The database is responsible for serving data quickly. And since you’re the DBA, when the data doesn’t come back quickly enough, you’re asked to “look at the database”.

BTW, this is one of the reasons I’m a huge fan of constant monitoring — I like to see if the database is acting differently from when “everything was ok”. This requires some kind of historical view or “baseline”. Some way to look back in time to yesterday, or last week at this time, or last month during the monthly close, etc. If the profile during the “slow response” is the same as it was during the “fast response”, generally there’s nothing wrong with the database overall — there may be something going on with that particular request, but you know how to fix those.

And, unfortunately, the database is ridiculously well instrumented, and you’ve convinced everybody that you can quickly see everything going on in the database. Oracle’s event model has really no counterpart on the other parts of the application stack.

Check out Jeremy’s post again — look at how “easy” it was to see that AIX was hopelessly mis-configured and was using a ton of swap space.
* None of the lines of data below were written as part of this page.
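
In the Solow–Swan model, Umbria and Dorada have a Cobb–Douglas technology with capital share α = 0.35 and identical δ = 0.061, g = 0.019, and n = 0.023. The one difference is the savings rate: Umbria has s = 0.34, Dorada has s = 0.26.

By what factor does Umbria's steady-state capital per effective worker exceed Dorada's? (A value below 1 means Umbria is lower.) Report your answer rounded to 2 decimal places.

Steady-state k* = [s/(n + g + δ)]^(1/(1−α)), so the ratio is [ (s_U/(n + g + δ)_U) / (s_D/(n + g + δ)_D) ]^1.5385.
s_U/(n + g + δ)_U = 0.34/0.103 = 3.3010; s_D/(n + g + δ)_D = 0.26/0.103 = 2.5243.
Ratio = (3.3010/2.5243)^1.5385 = 1.3077^1.5385 ≈ 1.5109

k*_U / k*_D ≈ 1.51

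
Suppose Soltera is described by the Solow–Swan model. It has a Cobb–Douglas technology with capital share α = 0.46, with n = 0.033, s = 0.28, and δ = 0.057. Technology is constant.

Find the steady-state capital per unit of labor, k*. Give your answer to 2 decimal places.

In steady state, investment equals break-even investment: s·k^α = (n + δ)·k.
Dividing both sides by k: k^(1−α) = s / (n + δ).
k^0.54 = 0.28 / (0.033 + 0.057) = 0.28 / 0.090 = 3.1111
k* = 3.1111^(1/0.54) ≈ 8.1809

k* ≈ 8.18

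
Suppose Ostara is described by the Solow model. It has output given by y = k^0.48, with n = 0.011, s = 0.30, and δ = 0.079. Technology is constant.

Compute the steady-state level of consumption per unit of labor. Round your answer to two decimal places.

c* = 2.13

Steady state requires s·f(k) = (n + δ)·k, i.e. s·k^α = (n + δ)·k.
Rearranging, k^(1−α) = s / (n + δ).
k^0.52 = 0.30 / (0.011 + 0.079) = 0.30 / 0.090 = 3.3333
k* = 3.3333^(1/0.52) ≈ 10.1281
y* = (k*)^α = 10.1281^0.48 ≈ 3.0385
c* = (1 − s)·y* = (1 − 0.30) × 3.0385 ≈ 2.1270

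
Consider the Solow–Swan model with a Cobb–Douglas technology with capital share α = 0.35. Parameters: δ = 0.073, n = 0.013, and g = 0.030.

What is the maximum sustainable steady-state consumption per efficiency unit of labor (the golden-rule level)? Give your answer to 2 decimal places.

c_gold ≈ 1.18

At the golden rule, f'(k) = n + g + δ, so α·k^(α−1) = n + g + δ and k_gold = (α/(n + g + δ))^(1/(1−α)).
k_gold = (0.35/0.116)^(1/0.65) = 3.0172^1.5385 ≈ 5.4685
c_gold = f(k_gold) − (n + g + δ)·k_gold = 1.8124 − 0.116×5.4685 ≈ 1.1781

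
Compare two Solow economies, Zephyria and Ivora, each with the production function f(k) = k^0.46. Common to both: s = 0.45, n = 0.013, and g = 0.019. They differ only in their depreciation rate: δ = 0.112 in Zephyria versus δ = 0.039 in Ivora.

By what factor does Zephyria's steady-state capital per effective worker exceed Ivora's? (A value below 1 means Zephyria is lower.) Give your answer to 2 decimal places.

k*_Z / k*_I ≈ 0.27

Steady-state k* = [s/(n + g + δ)]^(1/(1−α)), so the ratio is [ (s_Z/(n + g + δ)_Z) / (s_I/(n + g + δ)_I) ]^1.8519.
s_Z/(n + g + δ)_Z = 0.45/0.144 = 3.1250; s_I/(n + g + δ)_I = 0.45/0.071 = 6.3380.
Ratio = (3.1250/6.3380)^1.8519 = 0.4931^1.8519 ≈ 0.2700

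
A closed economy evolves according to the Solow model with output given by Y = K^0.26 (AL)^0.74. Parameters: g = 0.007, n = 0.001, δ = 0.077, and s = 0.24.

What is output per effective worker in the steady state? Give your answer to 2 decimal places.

Steady state requires s·f(k) = (n + g + δ)·k, i.e. s·k^α = (n + g + δ)·k.
Dividing both sides by k: k^(1−α) = s / (n + g + δ).
k^0.74 = 0.24 / (0.001 + 0.007 + 0.077) = 0.24 / 0.085 = 2.8235
k* = 2.8235^(1/0.74) ≈ 4.0660
y* = (k*)^α = 4.0660^0.26 ≈ 1.4401

y* = 1.44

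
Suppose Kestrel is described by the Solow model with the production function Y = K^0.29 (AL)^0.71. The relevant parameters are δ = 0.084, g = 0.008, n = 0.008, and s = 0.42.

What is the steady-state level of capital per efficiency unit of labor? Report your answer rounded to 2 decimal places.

At the steady state, Δk = 0, so s·k^α = (n + g + δ)·k.
Dividing both sides by k: k^(1−α) = s / (n + g + δ).
k^0.71 = 0.42 / (0.008 + 0.008 + 0.084) = 0.42 / 0.100 = 4.2000
k* = 4.2000^(1/0.71) ≈ 7.5477

k* = 7.55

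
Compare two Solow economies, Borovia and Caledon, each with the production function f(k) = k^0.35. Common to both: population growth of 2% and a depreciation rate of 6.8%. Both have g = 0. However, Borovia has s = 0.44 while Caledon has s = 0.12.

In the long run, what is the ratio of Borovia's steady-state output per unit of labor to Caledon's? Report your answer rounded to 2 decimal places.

y*_B / y*_C ≈ 2.01

Steady-state y* = [s/(n + δ)]^(α/(1−α)), so the ratio is [ (s_B/(n + δ)_B) / (s_C/(n + δ)_C) ]^0.5385.
s_B/(n + δ)_B = 0.44/0.088 = 5.0000; s_C/(n + δ)_C = 0.12/0.088 = 1.3636.
Ratio = (5.0000/1.3636)^0.5385 = 3.6668^0.5385 ≈ 2.0131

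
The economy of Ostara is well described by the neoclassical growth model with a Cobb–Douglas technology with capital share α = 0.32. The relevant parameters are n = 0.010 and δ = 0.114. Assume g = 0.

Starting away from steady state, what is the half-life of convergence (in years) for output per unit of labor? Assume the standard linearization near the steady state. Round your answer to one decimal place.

Near the steady state the convergence rate is λ = (1 − α)(n + δ).
λ = (1 − 0.32) × 0.124 = 0.68 × 0.124 = 0.08432
Half-life = ln 2 / λ = 0.6931 / 0.08432 ≈ 8.22 years

t_½ ≈ 8.2 years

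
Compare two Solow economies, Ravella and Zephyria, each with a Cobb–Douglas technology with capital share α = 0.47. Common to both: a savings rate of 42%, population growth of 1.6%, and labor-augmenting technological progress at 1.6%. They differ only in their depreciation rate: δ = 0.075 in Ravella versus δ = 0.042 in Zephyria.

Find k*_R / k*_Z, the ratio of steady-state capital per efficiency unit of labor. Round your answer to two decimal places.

Steady-state k* = [s/(n + g + δ)]^(1/(1−α)), so the ratio is [ (s_R/(n + g + δ)_R) / (s_Z/(n + g + δ)_Z) ]^1.8868.
s_R/(n + g + δ)_R = 0.42/0.107 = 3.9252; s_Z/(n + g + δ)_Z = 0.42/0.074 = 5.6757.
Ratio = (3.9252/5.6757)^1.8868 = 0.6916^1.8868 ≈ 0.4987

k*_R / k*_Z ≈ 0.50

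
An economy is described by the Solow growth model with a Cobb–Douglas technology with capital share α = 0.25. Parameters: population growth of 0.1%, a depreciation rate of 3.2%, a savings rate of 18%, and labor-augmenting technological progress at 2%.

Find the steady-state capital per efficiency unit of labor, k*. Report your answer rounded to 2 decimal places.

k* ≈ 5.10

Steady state requires s·f(k) = (n + g + δ)·k, i.e. s·k^α = (n + g + δ)·k.
Rearranging, k^(1−α) = s / (n + g + δ).
k^0.75 = 0.18 / (0.001 + 0.020 + 0.032) = 0.18 / 0.053 = 3.3962
k* = 3.3962^(1/0.75) ≈ 5.1049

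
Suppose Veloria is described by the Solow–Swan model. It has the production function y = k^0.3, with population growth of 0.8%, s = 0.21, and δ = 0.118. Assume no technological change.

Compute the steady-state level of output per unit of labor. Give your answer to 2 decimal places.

y* = 1.24

At the steady state, Δk = 0, so s·k^α = (n + δ)·k.
Dividing both sides by k: k^(1−α) = s / (n + δ).
k^0.7 = 0.21 / (0.008 + 0.118) = 0.21 / 0.126 = 1.6667
k* = 1.6667^(1/0.7) ≈ 2.0746
y* = (k*)^α = 2.0746^0.3 ≈ 1.2447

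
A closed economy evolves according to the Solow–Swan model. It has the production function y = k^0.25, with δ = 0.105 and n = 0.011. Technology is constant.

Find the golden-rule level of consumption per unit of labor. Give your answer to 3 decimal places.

c_gold ≈ 0.969

At the golden rule, f'(k) = n + δ, so α·k^(α−1) = n + δ and k_gold = (α/(n + δ))^(1/(1−α)).
k_gold = (0.25/0.116)^(1/0.75) = 2.1552^1.3333 ≈ 2.7838
c_gold = f(k_gold) − (n + δ)·k_gold = 1.2917 − 0.116×2.7838 ≈ 0.9688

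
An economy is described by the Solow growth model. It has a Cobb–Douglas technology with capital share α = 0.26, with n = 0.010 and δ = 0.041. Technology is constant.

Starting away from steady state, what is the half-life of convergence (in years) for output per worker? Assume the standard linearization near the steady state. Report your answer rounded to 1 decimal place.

half-life ≈ 18.4 years

Near the steady state the convergence rate is λ = (1 − α)(n + δ).
λ = (1 − 0.26) × 0.051 = 0.74 × 0.051 = 0.03774
Half-life = ln 2 / λ = 0.6931 / 0.03774 ≈ 18.37 years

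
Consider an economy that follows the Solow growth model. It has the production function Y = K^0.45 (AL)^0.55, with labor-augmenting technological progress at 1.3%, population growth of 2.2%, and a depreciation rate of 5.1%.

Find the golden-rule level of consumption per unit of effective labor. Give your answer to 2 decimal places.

At the golden rule, f'(k) = n + g + δ, so α·k^(α−1) = n + g + δ and k_gold = (α/(n + g + δ))^(1/(1−α)).
k_gold = (0.45/0.086)^(1/0.55) = 5.2326^1.8182 ≈ 20.2662
c_gold = f(k_gold) − (n + g + δ)·k_gold = 3.8730 − 0.086×20.2662 ≈ 2.1301

c_gold ≈ 2.13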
I’ve never really liked the idea of swap space — Why would you ever want anything at all swapped out of memory on a database server? Do you monitor memory usage on your PC? What happens when you start using swap space? You go to the Kingston web site and purchase more memory, that’s what. I used to get annoyed at H/W O/S vendors when I’d ask why we needed so much swap. My favorite answers:

  1. Just in case
  2. We’ll crash / panic otherwise
  3. We “pre-swap” code text images to speed up swapping
  4. The system becomes more efficient during non-peak usage as it can handle more processes then as long as they’re idle

This is nuts.

Another fun excuse I’ve heard is when there is significant data caching at the middle tier and web tier — “it takes a long time for the database to give us data to fully populate the cache, so queries are slow”.

This is why I advocate SIMPLE architectures for data-intensive applications. Fewer non-database places where things can go wrong. Fewer times that the DBA gets asked about “why isn’t my data coming back fast enough” and has to spend time finding out which part of the application stack isn’t pulling its weight.